V. Krishnan, young and vibrant pilot of Alwarpet circle, describes the many unpleasant moments and embarrassing situations he encounters on duty.

“It is a challenging task. We never know what kind of emergency we will be expected to handle. We have to be alert and ready to tackle whatever comes our way.” Navigating the city traffic is a Herculean task in itself, “but it is a risk one has to take. After all it is a matter of life and death and every time I start the vehicle, I drive with a thought that God has given me an opportunity to save a life,” he adds. Emotions have no place on the job. Caught in a poignant moment, silence is all they have to offer. The sight of the sick, injured, or the grieving can take a toll on them, but they have to portray a tough exterior.

“Sometimes, I wish I was a cab driver transporting happy people, but then driving an ambulance certainly gives me a sense of satisfaction, especially when babies are born on the vehicle,” says R. Rajesh Kanna, another pilot of Adyar circle.

The job is no easier than that of an emergency room doctor or nurse. The pilots must be well trained in the fundamentals of first aid and should be able to offer assistance to the Emergency Medical Technician (EMT).

J. Nithyadevi (23), an EMT of T. Nagar circle, says there were times when people shout at the pilots without understanding the seriousness of the situation.

“We follow the Platinum 10 concept, which is a general guideline for the pilot and the accompanying EMT. The first ten minutes of attending on an emergency is very critical.

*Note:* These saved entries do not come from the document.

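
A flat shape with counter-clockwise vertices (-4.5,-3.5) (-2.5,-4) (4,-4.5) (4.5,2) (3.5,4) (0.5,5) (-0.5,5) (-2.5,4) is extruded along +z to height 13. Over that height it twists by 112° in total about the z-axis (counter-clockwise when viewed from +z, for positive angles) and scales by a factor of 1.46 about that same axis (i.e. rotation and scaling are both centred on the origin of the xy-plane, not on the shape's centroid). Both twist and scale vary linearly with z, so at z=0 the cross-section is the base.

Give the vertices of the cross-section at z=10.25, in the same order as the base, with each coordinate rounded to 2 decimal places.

t = z/height = 10.25/13 = 0.788462
s = 1 + (scale-1)·z/height = 1 + (1.46-1)·10.25/13 = 1.362692
θ = twist·z/height = 112°·10.25/13 = 88.3077° = 1.541260 rad
cos θ = 0.029532, sin θ = 0.999564 (intermediates below are computed at full precision and shown rounded to 5 d.p.)
v1: (-4.5,-3.5) → rotate → (3.36558,-4.60140) → ×s → (4.58625,-6.27029) → (4.59,-6.27)
v2: (-2.5,-4) → rotate → (3.92443,-2.61704) → ×s → (5.34778,-3.56622) → (5.35,-3.57)
v3: (4,-4.5) → rotate → (4.61617,3.86536) → ×s → (6.29041,5.26730) → (6.29,5.27)
v4: (4.5,2) → rotate → (-1.86623,4.55710) → ×s → (-2.54310,6.20993) → (-2.54,6.21)
v5: (3.5,4) → rotate → (-3.89489,3.61660) → ×s → (-5.30754,4.92832) → (-5.31,4.93)
v6: (0.5,5) → rotate → (-4.98305,0.64744) → ×s → (-6.79037,0.88226) → (-6.79,0.88)
v7: (-0.5,5) → rotate → (-5.01259,-0.35212) → ×s → (-6.83061,-0.47983) → (-6.83,-0.48)
v8: (-2.5,4) → rotate → (-4.07209,-2.38078) → ×s → (-5.54900,-3.24427) → (-5.55,-3.24)

Cross-section at z=10.25: (4.59,-6.27) (5.35,-3.57) (6.29,5.27) (-2.54,6.21) (-5.31,4.93) (-6.79,0.88) (-6.83,-0.48) (-5.55,-3.24)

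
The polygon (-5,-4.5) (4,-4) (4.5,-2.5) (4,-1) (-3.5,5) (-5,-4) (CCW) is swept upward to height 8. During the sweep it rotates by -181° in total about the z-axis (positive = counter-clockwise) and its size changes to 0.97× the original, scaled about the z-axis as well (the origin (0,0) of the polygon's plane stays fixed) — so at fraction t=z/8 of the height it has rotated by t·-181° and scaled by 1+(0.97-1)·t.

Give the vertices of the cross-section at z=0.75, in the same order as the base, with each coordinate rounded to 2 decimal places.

t = z/height = 0.75/8 = 0.09375
s = 1 + (scale-1)·z/height = 1 + (0.97-1)·0.75/8 = 0.997188
θ = twist·z/height = -181°·0.75/8 = -16.9688° = -0.296161 rad
cos θ = 0.956464, sin θ = -0.291850 (intermediates below are computed at full precision and shown rounded to 5 d.p.)
v1: (-5,-4.5) → rotate → (-6.09565,-2.84484) → ×s → (-6.07850,-2.83684) → (-6.08,-2.84)
v2: (4,-4) → rotate → (2.65846,-4.99326) → ×s → (2.65098,-4.97921) → (2.65,-4.98)
v3: (4.5,-2.5) → rotate → (3.57446,-3.70449) → ×s → (3.56441,-3.69407) → (3.56,-3.69)
v4: (4,-1) → rotate → (3.53401,-2.12386) → ×s → (3.52407,-2.11789) → (3.52,-2.12)
v5: (-3.5,5) → rotate → (-1.88837,5.80380) → ×s → (-1.88306,5.78747) → (-1.88,5.79)
v6: (-5,-4) → rotate → (-5.94972,-2.36661) → ×s → (-5.93299,-2.35995) → (-5.93,-2.36)

Cross-section at z=0.75: (-6.08,-2.84) (2.65,-4.98) (3.56,-3.69) (3.52,-2.12) (-1.88,5.79) (-5.93,-2.36)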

The first minute is for assessing the condition of the patient, next five for resuscitation and the remaining for immobilising the patient,” says B. Prabhudoss, Regional Manager, GVK Emergency Management and Research Institute.

The ambulance drivers have a word of advice for the public. Everyone should be trained in administering first aid.

Treatment should be left to the paramedic. Crowding around the accident site should be avoided. Most importantly, the person who calls 108 should wait at the spot till the ambulance arrives. Not caring about recognition or honour, these pilots fly to attend to their duties. And for once, speed thrills and doesn’t kill.